The election season in Montana is off to a pretty rocky start, at least if civility matters to anyone. First the Montana primary election saw the “conservative” wing of the Republican Party defeat the “socialist” wing in a smear campaign pretty much unprecedented in my experience; then Republican State Representative John Sinrud took a shot at “environmental radicals and their pet politicians”, meaning Democrats. At least Sinrud was targeting the political opposition. I don’t recall reading of the Democrats eating their own, but just because it didn’t make the news doesn’t mean it didn’t happen.

It’s enough to make a person not want to vote, and that’s exactly the purpose. The tactic is to turn off people who might vote for the opposition, and make sure that the people who will vote for your candidate show up and vote. As much as the American public decries the mean spiritedness of negative campaigns they work because we let them get the better of us, and either don’t vote or vote for the least offensive candidate; and how we can accurately tell who that is not an easy call given the amount of misinformation and outright lies that are purposefully circulated.

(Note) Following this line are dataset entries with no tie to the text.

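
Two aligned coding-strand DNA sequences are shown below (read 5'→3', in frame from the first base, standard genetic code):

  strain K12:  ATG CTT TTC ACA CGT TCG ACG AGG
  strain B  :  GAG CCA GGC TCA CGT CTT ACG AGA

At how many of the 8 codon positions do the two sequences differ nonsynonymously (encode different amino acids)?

5

Codon 1: ATG Met / GAG Glu — nonsynonymous.
Codon 2: CTT Leu / CCA Pro — nonsynonymous.
Codon 3: TTC Phe / GGC Gly — nonsynonymous.
Codon 4: ACA Thr / TCA Ser — nonsynonymous.
Codon 5: CGT Arg / CGT Arg — identical.
Codon 6: TCG Ser / CTT Leu — nonsynonymous.
Codon 7: ACG Thr / ACG Thr — identical.
Codon 8: AGG Arg / AGA Arg — synonymous.
Nonsynonymous differences: 5.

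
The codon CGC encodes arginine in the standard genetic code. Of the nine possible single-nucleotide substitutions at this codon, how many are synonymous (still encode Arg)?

3

Position 1: none → 0 synonymous.
Position 2: none → 0 synonymous.
Position 3: CGU, CGA, CGG → 3 synonymous.
Total: 0 + 0 + 3 = 3.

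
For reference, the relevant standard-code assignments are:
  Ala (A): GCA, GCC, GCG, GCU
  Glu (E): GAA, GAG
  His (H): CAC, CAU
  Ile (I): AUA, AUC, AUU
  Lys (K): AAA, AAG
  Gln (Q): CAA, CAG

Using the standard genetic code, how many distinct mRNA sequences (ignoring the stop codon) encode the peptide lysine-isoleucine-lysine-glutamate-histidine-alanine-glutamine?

384

Lys: 2 codons.
Ile: 3 codons.
Lys: 2 codons.
Glu: 2 codons.
His: 2 codons.
Ala: 4 codons.
Gln: 2 codons.
2 × 3 × 2 × 2 × 2 × 4 × 2 = 384.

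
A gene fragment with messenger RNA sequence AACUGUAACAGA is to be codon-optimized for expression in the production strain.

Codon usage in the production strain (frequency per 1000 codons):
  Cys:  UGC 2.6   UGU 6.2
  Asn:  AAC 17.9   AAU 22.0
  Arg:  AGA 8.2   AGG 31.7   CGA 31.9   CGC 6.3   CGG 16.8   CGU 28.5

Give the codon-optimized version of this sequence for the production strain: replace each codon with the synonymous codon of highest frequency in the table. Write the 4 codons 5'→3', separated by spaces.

Codon 1 (Asn): best is AAU at 22.0.
Codon 2 (Cys): best is UGU at 6.2.
Codon 3 (Asn): best is AAU at 22.0.
Codon 4 (Arg): best is CGA at 31.9.

AAU UGU AAU CGA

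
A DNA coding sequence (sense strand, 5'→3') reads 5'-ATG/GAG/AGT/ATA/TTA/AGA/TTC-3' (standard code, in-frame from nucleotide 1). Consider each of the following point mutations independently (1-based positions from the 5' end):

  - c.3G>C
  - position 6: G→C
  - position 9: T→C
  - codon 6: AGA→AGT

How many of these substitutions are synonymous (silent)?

1

Codon 1: ATG (Met) → ATC (Ile) — missense.
Codon 2: GAG (Glu) → GAC (Asp) — missense.
Codon 3: AGT (Ser) → AGC (Ser) — synonymous.
Codon 6: AGA (Arg) → AGT (Ser) — missense.
Synonymous: 1 of 4.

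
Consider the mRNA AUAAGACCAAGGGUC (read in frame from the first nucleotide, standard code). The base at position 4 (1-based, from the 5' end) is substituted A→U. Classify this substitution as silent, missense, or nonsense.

Position 4 falls in codon 2: AGA → Arg.
After the substitution the codon is UGA → Stop.
The new codon is a stop codon, so this is a nonsense mutation.

nonsense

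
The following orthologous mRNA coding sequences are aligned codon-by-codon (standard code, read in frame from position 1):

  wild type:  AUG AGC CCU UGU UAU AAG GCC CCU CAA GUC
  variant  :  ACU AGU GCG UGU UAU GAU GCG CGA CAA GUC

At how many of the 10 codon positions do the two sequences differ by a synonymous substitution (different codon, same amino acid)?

Codon 1: AUG Met / ACU Thr — nonsynonymous.
Codon 2: AGC Ser / AGU Ser — synonymous.
Codon 3: CCU Pro / GCG Ala — nonsynonymous.
Codon 4: UGU Cys / UGU Cys — identical.
Codon 5: UAU Tyr / UAU Tyr — identical.
Codon 6: AAG Lys / GAU Asp — nonsynonymous.
Codon 7: GCC Ala / GCG Ala — synonymous.
Codon 8: CCU Pro / CGA Arg — nonsynonymous.
Codon 9: CAA Gln / CAA Gln — identical.
Codon 10: GUC Val / GUC Val — identical.
Synonymous differences: 2.

2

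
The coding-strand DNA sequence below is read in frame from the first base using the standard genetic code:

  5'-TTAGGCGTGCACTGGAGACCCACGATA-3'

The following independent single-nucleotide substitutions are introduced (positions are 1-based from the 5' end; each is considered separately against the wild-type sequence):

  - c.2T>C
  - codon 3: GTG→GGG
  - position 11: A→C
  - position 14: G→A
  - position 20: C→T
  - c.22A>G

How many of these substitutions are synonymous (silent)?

Codon 1: TTA (Leu) → TCA (Ser) — missense.
Codon 3: GTG (Val) → GGG (Gly) — missense.
Codon 4: CAC (His) → CCC (Pro) — missense.
Codon 5: TGG (Trp) → TAG (Stop) — nonsense.
Codon 7: CCC (Pro) → CTC (Leu) — missense.
Codon 8: ACG (Thr) → GCG (Ala) — missense.
Synonymous: 0 of 6.

0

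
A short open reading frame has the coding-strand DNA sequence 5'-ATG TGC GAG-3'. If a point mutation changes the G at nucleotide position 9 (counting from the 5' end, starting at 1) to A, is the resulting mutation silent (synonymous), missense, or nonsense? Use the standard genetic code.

Position 9 falls in codon 3: GAG → Glu.
After the substitution the codon is GAA → Glu.
Both encode Glu, so the change is synonymous.

silent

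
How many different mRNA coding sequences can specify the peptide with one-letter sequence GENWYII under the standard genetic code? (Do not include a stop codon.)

Gly: 4 codons.
Glu: 2 codons.
Asn: 2 codons.
Trp: 1 codon.
Tyr: 2 codons.
Ile: 3 codons.
Ile: 3 codons.
4 × 2 × 2 × 1 × 2 × 3 × 3 = 288.

288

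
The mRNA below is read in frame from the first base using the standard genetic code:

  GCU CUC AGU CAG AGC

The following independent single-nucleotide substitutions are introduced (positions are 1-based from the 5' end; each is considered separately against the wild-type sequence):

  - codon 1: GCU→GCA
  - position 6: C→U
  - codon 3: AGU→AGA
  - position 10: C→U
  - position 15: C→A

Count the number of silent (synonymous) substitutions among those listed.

2

Codon 1: GCU (Ala) → GCA (Ala) — synonymous.
Codon 2: CUC (Leu) → CUU (Leu) — synonymous.
Codon 3: AGU (Ser) → AGA (Arg) — missense.
Codon 4: CAG (Gln) → UAG (Stop) — nonsense.
Codon 5: AGC (Ser) → AGA (Arg) — missense.
Synonymous: 2 of 5.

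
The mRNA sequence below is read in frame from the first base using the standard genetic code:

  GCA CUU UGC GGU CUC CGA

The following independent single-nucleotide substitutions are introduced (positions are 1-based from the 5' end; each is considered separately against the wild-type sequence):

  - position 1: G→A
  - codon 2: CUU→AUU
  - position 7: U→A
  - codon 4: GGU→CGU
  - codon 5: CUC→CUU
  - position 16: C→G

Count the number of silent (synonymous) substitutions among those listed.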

There is no candidate, no matter how pure, who is invulnerable to a smear campaign, to wit; former Senator Max Cleland of Georgia was defeated in 2002 after an onslaught of accusations by his opponent that he was “soft on national security”. Senator Cleland lost an arm and both legs in Vietnam. How anyone has the gall to call a war hero’s patriotism into question is beyond me, but why the public will buy into the misrepresentation is even more mystifying.

I am to the point of voting for the candidate that has gotten the worst of it in a smear campaign.

Although I understand how this kind of stuff works, I don’t understand what causes that amount of meanness in those people who mount smear campaigns. The rationale that the end justifies the means just doesn’t wash with me. Political history is full of the ghosts of people whose lives — not just their political careers — were ruined by other people’s lies and the willingness of the public to believe them. President Lyndon Johnson was very good at keeping politicians in line because they knew he wouldn’t hesitate to ruin even a friend’s career if it could serve as an example. Sixty years ago, Joe McCarthy, a Democratic senator from Wisconsin, ruined the lives of hundreds of Americans by falsely accusing them of having ties to Communism.

Montana State Representative Bruce Malcolm, whom I have had the pleasure of working with on several occasions, was one of the “Socialist” Republicans who lost his primary. He is first a gentleman, second a statesman, and later on down the line a politician. The last time I saw Bruce I told him that his loss was Montana’s loss, and he replied, “It wouldn’t have been so bad if they had done it honestly.” Malcolm was accused of befriending serial child murderers because in 2003 he had voted to abolish Montana’s death penalty. Malcolm’s 2007 vote to keep a similar death penalty abolition bill from being debated — essentially a reversal of his 2003 vote — went unmentioned. His real crime was his willingness to vote his conscience.

The negative aspects of smear campaigns go much further than just offending the public sensibility; they give the public a legislature that is dysfunctional. Not every candidate who is the target of a smear campaign loses, and when they take office they are faced with working with some of the very people who were involved in their opponent’s campaign. I can tell you from personal experience it is extremely hard to work with someone who has publicly and purposefully made false statements about you, and it is virtually impossible to form a trusting relationship with them.

Trust is the single most important ingredient in forming a working relationship among legislators of different political philosophies and parties. It used to be that majority and minority legislative leaders would meet for a morning coffee or an evening beer to go over the work that was before them. Today there is little mutual cordiality, let alone trust, between legislators in those positions.

If we want a government that serves us well and respectfully, we have to reject the politics of personal attacks and false accusations. It’s as simple as that, and it’s as difficult as that.